Hi OMB
I have a team looking into the area this evening and will get back to you on the forum>
And as Promised, the details of what we found and what we are doing:
The root cause of the problem turned out to be a bit elusive to the NOC team. We found after much investigation that one type of the IP Microwave hardware that our vendor used to connect the Cell Site Base Stations back to the main hub had a configuration setting that was not stable on the platform. When the Node B (the cell site Hardware) was reset, and sometime just on its own, the MW hardware would take the Ethernet port connected to the Node B to half duplex mode. Now what this means is around the way it deals with an IP Packet, the normal mode is full Duplex in which packets travel in both directions at once, and when only one of the ports, or one side is set to half duplex it causes all kinds of problems. It will cause packet delays due to packet loss, limited speeds, dropped connections due to lost packets and the far end system timing out, etc.
The reason it was hard to find was that type of fault did not raise any alarms on our monitoring systems and the metrics we monitored did not capture the error as well. What we are doing now is visiting each site with this type of link, checking the configuration and changing the method of configuration. We will have this task completed by Friday evening.
The longer term fix over the next month is we are replacing all of those links in the network with a new hardware type. We have added threshold alarms for packet loss on very specific parameters to monitor the Node B Data and Voice VLANS so that an alarm is raised for any site showing any packet loss for those services.

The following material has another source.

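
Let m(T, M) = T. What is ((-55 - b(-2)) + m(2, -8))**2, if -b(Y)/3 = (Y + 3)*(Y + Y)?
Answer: 4225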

In the near term we are doing some more work to develop a reset script to help the notification on the old style links and ease in finding any sites that may revert back to half duplex due to an unplanned reset on the Node B.
Again I apoligize for the issues and we are working to give you the best network possible.
For the Cape Town users we have an MPLS fault that is being worked on the Fiber segment from Cape Town to Joburg and time to resolution is around 2 AM.
In the future we will be using Twitter Status, our Web Site, and this forum to keep our customer updated in Service Effecting outages on a fast basis. I am working with my NOC team to finalize the procedures for these near realtime updates and we hope to have it operational my mid Week next.
Regards
Ron
Ronald Reddick
CTO
Cell C